Fetal Ultrasound Segmentation and Measurements Using Appearance and Shape Prior Based Density Regression with Deep CNN and Robust Ellipse Fitting

Accurately segmenting the structure of the fetal head (FH) and performing biometry measurements, including head circumference (HC) estimation, stands as a vital requirement for addressing abnormal fetal growth during pregnancy under the expertise of experienced radiologists using ultrasound (US) images. However, accurate segmentation and measurement is a challenging task due to image artifact, incomplete ellipse fitting, and fluctuations due to FH dimensions over different trimesters. Also, it is highly time-consuming due to the absence of specialized features, which leads to low segmentation accuracy. To address these challenging tasks, we propose an automatic density regression approach to incorporate appearance and shape priors into the deep learning-based network model (DR-ASPnet) with robust ellipse fitting using fetal US images. Initially, we employed multiple pre-processing steps to remove unwanted distortions, variable fluctuations, and a clear view of significant features from the US images. Then some form of augmentation operation is applied to increase the diversity of the dataset. Next, we proposed the hierarchical density regression deep convolutional neural network (HDR-DCNN) model, which involves three network models to determine the complex location of FH for accurate segmentation during the training and testing processes. Then, we used post-processing operations using contrast enhancement filtering with a morphological operation model to smooth the region and remove unnecessary artifacts from the segmentation results.

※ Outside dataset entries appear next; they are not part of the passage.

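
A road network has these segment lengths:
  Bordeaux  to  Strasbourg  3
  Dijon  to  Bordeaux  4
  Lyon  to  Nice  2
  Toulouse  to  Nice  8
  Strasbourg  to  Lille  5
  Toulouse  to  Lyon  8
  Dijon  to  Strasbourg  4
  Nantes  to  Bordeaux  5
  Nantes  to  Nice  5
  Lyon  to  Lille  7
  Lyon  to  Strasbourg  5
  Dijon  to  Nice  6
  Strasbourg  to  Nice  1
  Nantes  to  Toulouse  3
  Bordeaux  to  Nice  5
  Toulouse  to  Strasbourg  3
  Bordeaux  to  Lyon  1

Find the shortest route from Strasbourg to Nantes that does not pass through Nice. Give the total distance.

6

Some routes from Strasbourg to Nantes avoiding Nice:
Strasbourg -> Toulouse -> Nantes: 3 + 3 = 6
Strasbourg -> Lyon -> Bordeaux -> Nantes: 5 + 1 + 5 = 11
Strasbourg -> Dijon -> Bordeaux -> Nantes: 4 + 4 + 5 = 13
Strasbourg -> Bordeaux -> Nantes: 3 + 5 = 8
Strasbourg -> Bordeaux -> Lyon -> Toulouse -> Nantes: 3 + 1 + 8 + 3 = 15
Shortest: 6.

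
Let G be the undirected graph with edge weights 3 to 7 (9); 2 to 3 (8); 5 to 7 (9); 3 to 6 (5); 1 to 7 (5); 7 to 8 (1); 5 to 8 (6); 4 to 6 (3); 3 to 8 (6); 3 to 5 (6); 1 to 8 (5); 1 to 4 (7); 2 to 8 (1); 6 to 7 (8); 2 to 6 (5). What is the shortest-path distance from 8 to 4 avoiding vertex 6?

Checking several routes:
8 → 1 → 4: 5 + 7 = 12
8 → 7 → 1 → 4: 1 + 5 + 7 = 13
8 → 2 → 3 → 7 → 1 → 4: 1 + 8 + 9 + 5 + 7 = 30
8 → 3 → 5 → 7 → 1 → 4: 6 + 6 + 9 + 5 + 7 = 33
8 → 3 → 7 → 1 → 4: 6 + 9 + 5 + 7 = 27
8 → 5 → 7 → 1 → 4: 6 + 9 + 5 + 7 = 27
Best route has total 12.

12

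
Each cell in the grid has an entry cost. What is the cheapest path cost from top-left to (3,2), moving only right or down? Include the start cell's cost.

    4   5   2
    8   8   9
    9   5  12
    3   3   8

Path (0,0) → (0,1) → (1,1) → (2,1) → (3,1) → (3,2): 4 + 5 + 8 + 5 + 3 + 8 = 33.
For comparison, the top-then-right route costs 40.

33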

After post-processing, we applied the smoothed segmented result to the robust ellipse fitting-based least square (REFLS) method for HC estimation. Experimental results of the DR-ASPnet model obtain 98.86% dice similarity coefficient (DSC) as segmentation accuracy, and it also obtains 1.67 mm absolute distance (AD) as measurement accuracy compared to other state-of-the-art methods. Finally, we achieved a 0.99 correlation coefficient (CC) in estimating the measured and predicted HC values on the HC18 dataset.